At a press conference at the virtual International AIDS Society (IAS) Conference on HIV Science, Rose Apondi, MPH, an HIV-prevention specialist with the CDC in Kampala, Uganda, said that when compared with the 6-month period before the lockdown in 2020, then 6 months afterwards showed a 24% increase in reports of rape and a 30% increase in sexual violence experienced by teenage girls.
“This troubling study shows us there can be serious collateral damage from COVID-19,” said IAS President Adeeba Kamarulzaman, MBBS of the University of Malaya in Kuala Lumpur, Malaysia who moderated the press conference but was not involved in the research.
“There has been a lot of concern about the potential for COVID-19 lockdowns to fuel what [the organization] UN Women has called the ‘shadow pandemic’ of increased gender-based violence and unintended pregnancy,” she added.
Apondi’s group also reported an 18% reduction in the use of post-exposure prophylaxis, or PEP (OR 0.79, 95% CI 0.75-0.83), and more than 50% of the women who arrived at clinics for post-rape care after the 72-hour window for PEP had passed cited lockdown restrictions as the main reason for not coming earlier.
In addition, there was a non-significant increase in teen pregnancies (OR 1.121, 95% CI 0.82-1.53).
“The COVID-19 pandemic is associated with increased gender-based violence perpetration,” Apondi said. “However, the COVID-19 response did not prioritize gender-based violence services, negatively impacting post-violence care service access among girls and women in Uganda.”
She added that although the data analysis did not identify the perpetrators of sexual violence, “we know from other [research] that studied sexual violence against children that most of the perpetrators tended to be neighbours or other persons who live with the children in their homes.”
Apondi and her colleagues analysed routine program data from the Uganda Health Management System and the Uganda Child Helpline to correlate COVID-19 restrictions with gender-based violence reports.
The pre-COVID-19 period was defined as October 2019 through March 2020. In that period, she said, 17,702 women and girls reported for post-rape care and 3,274 received PEP. During the lockdown period of April 2020 to September 2020, 22,013 Ugandan women and girls sought post-rape care and 3,348 of those received PEP.

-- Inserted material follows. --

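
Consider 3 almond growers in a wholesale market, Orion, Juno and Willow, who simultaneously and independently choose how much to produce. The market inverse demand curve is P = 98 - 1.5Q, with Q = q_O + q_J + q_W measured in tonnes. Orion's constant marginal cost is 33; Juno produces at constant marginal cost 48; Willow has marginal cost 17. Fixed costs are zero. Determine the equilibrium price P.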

In the pre-COVID-19 period, 593 girls reported being victims of sexual violence, and 73 reported teen pregnancies compared with 880 and 117, respectively during the lockdown period.
“During Uganda’s COVID-19 lockdown, sexual violence reports increased, increasing HIV exposure in national data, taking into consideration possible underestimated true gender-based violence increase associated with COVID-19 related disruptions,” Apondi said.
She and her co-authors concluded in the abstract that “investment in unhindered, flexible, and adaptable [gender-based violence] mitigation is important during pandemics.”
“This study confirms that HIV risk is also a major concern that should be taken into account when designing pandemic response plans,” Kamarulzaman said. “This is a large study with quite striking results and I think will generate significant interest.”